Differentiation of lens and neural cells in chicken embryos is accompanied by simultaneous decay of DNA replication machinery.

Abstract:

DNA polymerase alpha was detected in cells of developing chicken embryos by an immunofluorescent method using a monoclonal antibody specific for the high molecular weight polypeptide of chicken DNA polymerase alpha, and DNA polymerase beta was detected using a rabbit anti-chicken DNA polymerase beta antibody. In lens tissue of the 3- to 4-day chicken embryo, fluorescence with anti-DNA polymerase alpha antibody was detected in nuclei of lens epithelial cells but not in nuclei of lens fiber cells which had differentiated from epithelial cells. The localization of cells containing DNA polymerase alpha coincided with the distribution of cells capable of DNA replication as detected by [3H]thymidine autoradiography.
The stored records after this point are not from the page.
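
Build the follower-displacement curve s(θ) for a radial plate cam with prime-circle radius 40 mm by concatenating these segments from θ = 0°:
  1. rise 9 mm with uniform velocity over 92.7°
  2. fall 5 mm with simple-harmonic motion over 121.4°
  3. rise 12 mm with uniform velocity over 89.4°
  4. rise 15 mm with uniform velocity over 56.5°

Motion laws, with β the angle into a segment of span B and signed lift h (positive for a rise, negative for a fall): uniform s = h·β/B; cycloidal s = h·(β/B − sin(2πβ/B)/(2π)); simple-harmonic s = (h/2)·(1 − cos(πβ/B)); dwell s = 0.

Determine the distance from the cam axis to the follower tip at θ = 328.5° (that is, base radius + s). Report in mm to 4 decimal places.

seg 1 [0°–92.7°] uniform, h=9: full span → s += 9 → s = 9.0000
seg 2 [92.7°–214.1°] simple-harmonic, h=-5: full span → s += -5 → s = 4.0000
seg 3 [214.1°–303.5°] uniform, h=12: full span → s += 12 → s = 16.0000
seg 4 [303.5°–360°] uniform, h=15: θ=328.5° here. β=25, B=56.5. 15·25/56.5 = 6.6372 → s = 22.6372
radial distance = base radius + s = 40 + 22.6372 = 62.6372

62.6372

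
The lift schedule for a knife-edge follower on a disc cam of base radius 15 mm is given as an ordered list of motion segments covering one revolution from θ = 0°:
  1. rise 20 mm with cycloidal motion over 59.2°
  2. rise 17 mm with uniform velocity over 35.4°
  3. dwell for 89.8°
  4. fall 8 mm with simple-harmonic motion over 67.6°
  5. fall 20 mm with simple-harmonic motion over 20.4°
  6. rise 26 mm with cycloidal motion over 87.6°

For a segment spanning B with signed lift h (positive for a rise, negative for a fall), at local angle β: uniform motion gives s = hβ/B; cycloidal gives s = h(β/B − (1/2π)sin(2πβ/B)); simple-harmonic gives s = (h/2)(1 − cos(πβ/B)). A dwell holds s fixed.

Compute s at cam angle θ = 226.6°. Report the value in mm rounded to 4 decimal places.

seg 1 [0°–59.2°] cycloidal, h=20: full span → s += 20 → s = 20.0000
seg 2 [59.2°–94.6°] uniform, h=17: full span → s += 17 → s = 37.0000
seg 3 [94.6°–184.4°] dwell: s stays 37.0000
seg 4 [184.4°–252°] simple-harmonic, h=-8: θ=226.6° here. β=42.2, B=67.6. -8/2·(1 − cos(π·0.6243)) = -5.5221 → s = 31.4779

31.4779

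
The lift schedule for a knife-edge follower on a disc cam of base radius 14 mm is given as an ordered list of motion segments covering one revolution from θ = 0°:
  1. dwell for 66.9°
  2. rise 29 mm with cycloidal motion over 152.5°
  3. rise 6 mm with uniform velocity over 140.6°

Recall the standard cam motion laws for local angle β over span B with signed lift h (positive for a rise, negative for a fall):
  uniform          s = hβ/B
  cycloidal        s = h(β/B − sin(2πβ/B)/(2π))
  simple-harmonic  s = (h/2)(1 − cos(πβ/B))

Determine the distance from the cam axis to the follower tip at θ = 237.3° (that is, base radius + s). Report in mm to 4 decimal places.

seg 1 [0°–66.9°] dwell: s stays 0.0000
seg 2 [66.9°–219.4°] cycloidal, h=29: full span → s += 29 → s = 29.0000
seg 3 [219.4°–360°] uniform, h=6: θ=237.3° here. β=17.9, B=140.6. 6·17.9/140.6 = 0.7639 → s = 29.7639
radial distance = base radius + s = 14 + 29.7639 = 43.7639

43.7639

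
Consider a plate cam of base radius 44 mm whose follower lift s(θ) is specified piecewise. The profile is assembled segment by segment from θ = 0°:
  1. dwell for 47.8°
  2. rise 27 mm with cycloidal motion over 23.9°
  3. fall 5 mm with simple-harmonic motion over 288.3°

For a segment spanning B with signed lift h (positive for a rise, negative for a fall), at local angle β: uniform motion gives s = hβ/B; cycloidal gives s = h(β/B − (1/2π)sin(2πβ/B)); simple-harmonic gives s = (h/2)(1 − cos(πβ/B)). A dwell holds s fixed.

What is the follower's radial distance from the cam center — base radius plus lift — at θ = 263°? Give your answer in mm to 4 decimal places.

seg 1 [0°–47.8°] dwell: s stays 0.0000
seg 2 [47.8°–71.7°] cycloidal, h=27: full span → s += 27 → s = 27.0000
seg 3 [71.7°–360°] simple-harmonic, h=-5: θ=263° here. β=191.3, B=288.3. -5/2·(1 − cos(π·0.6635)) = -3.7287 → s = 23.2713
radial distance = base radius + s = 44 + 23.2713 = 67.2713

67.2713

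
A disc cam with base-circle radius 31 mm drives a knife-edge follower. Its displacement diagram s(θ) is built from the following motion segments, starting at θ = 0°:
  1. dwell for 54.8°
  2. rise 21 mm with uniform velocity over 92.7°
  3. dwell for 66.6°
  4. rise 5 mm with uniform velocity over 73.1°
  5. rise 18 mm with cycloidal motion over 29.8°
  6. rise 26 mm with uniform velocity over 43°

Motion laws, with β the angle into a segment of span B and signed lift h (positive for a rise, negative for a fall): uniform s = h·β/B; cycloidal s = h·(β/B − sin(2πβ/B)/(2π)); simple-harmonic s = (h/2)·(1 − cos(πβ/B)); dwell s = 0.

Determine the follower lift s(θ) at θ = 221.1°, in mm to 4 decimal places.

seg 1 [0°–54.8°] dwell: s stays 0.0000
seg 2 [54.8°–147.5°] uniform, h=21: full span → s += 21 → s = 21.0000
seg 3 [147.5°–214.1°] dwell: s stays 21.0000
seg 4 [214.1°–287.2°] uniform, h=5: θ=221.1° here. β=7, B=73.1. 5·7/73.1 = 0.4788 → s = 21.4788

21.4788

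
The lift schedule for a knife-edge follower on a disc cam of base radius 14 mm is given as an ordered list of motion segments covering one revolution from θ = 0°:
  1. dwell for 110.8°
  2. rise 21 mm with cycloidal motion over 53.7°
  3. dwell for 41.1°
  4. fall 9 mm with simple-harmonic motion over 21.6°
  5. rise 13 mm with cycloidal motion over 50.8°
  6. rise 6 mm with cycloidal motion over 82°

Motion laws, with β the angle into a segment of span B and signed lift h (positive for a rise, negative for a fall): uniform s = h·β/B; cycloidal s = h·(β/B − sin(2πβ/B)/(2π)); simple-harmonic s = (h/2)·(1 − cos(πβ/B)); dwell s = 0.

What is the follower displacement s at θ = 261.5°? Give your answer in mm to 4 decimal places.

seg 1 [0°–110.8°] dwell: s stays 0.0000
seg 2 [110.8°–164.5°] cycloidal, h=21: full span → s += 21 → s = 21.0000
seg 3 [164.5°–205.6°] dwell: s stays 21.0000
seg 4 [205.6°–227.2°] simple-harmonic, h=-9: full span → s += -9 → s = 12.0000
seg 5 [227.2°–278°] cycloidal, h=13: θ=261.5° here. β=34.3, B=50.8. 13·(0.6752 − sin(2π·0.6752)/(2π)) = 10.6222 → s = 22.6222

22.6222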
Similar results were obtained during the differentiation of neural matrix cells to neuroblasts in the developing neural tube. In contrast to DNA polymerase alpha, DNA polymerase beta was detected in nuclei of both undifferentiated and differentiated cells of these tissues. Since the disappearance of DNA polymerase alpha was very rapid after the onset of differentiation, the DNA replication machinery in which DNA polymerase alpha plays a central role is thought to decay almost simultaneously with the onset of cellular differentiation in these tissues.